Freiburg, 13. März 2012. Die aktuellen Überlegungen der Bundesregierung zu drastischen Kürzungen der Einspeisevergütungen für Solarenergie von bis zu 30 Prozent gefährden unter anderem die Zukunftsentwicklung der Umweltwirtschaft in Produktion, Handwerk und Dienstleistungen. Vor diesem Hintergrund und anlässlich des ersten Jahrestages der Reaktorkatastrophe von Fukushima haben acht Institutionen aus Freiburg die „Freiburger Erklärung 3.0“ unterzeichnet. Die Erklärung mahnt klare Ziele und Verlässlichkeit statt Beliebigkeit und koalitionstaktische Rücksichten für eine Strategie zur Umsetzung der Energiewende an. „Ein Jahr nach der Reaktorkatastrophe von Fukushima zeigt sich, dass die Politik der Bundesregierung zur angekündigten Energiewende mit ihren üblichen Rezepten an ihre Grenzen stößt“, so die Unterzeichner. Vielmehr brauche es einen gesamtgesellschaftlichen Diskurs über die grundlegenden Fragen für eine erfolgreiche Energiewende, der mit dieser Erklärung angestoßen werden soll.
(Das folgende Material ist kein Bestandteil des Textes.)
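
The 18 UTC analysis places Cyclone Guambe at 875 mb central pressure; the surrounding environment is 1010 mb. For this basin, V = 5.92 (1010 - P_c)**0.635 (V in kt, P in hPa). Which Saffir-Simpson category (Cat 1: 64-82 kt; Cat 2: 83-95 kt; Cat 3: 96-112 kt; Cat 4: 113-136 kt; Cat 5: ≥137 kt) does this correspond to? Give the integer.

4

ΔP = 1010 − 875 = 135 mb.
V ≈ 5.92 × 135^0.635 = 5.92 × 22.53 ≈ 133 kt.
133 kt falls in the Category 4 band.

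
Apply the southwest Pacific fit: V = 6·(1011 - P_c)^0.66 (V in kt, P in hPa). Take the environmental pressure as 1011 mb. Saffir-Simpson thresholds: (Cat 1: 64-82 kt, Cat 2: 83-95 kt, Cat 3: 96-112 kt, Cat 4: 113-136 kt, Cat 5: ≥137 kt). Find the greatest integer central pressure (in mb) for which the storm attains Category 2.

957 mb

Category 2 begins at V = 83 kt.
Required ΔP = (83/6)^(1/0.66) = 13.833^1.515 ≈ 53.54 mb.
P_c ≤ 1011 − 53.54 = 957.46, so the highest integer P_c is 957 mb.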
Die auf Initiative der Handwerkskammer Freiburg verfasste „Freiburger Erklärung 3.0“ nennt die Energiewende eine geschichtlich beispiellose Herausforderung für Deutschland: „Eine nachhaltige und zukunftsfähige Energiepolitik und Energiewirtschaft bedeuten für eine der höchst entwickelten Industrienationen die Transformation eines über Jahrzehnte etablierten und funktionsfähigen Energieversorgungssystems“, so der Wortlaut der Erklärung. Dafür seien neben allgemeinen politischen Willensbekundungen neue und verbindliche Konzepte des politischen Handelns unerlässlich.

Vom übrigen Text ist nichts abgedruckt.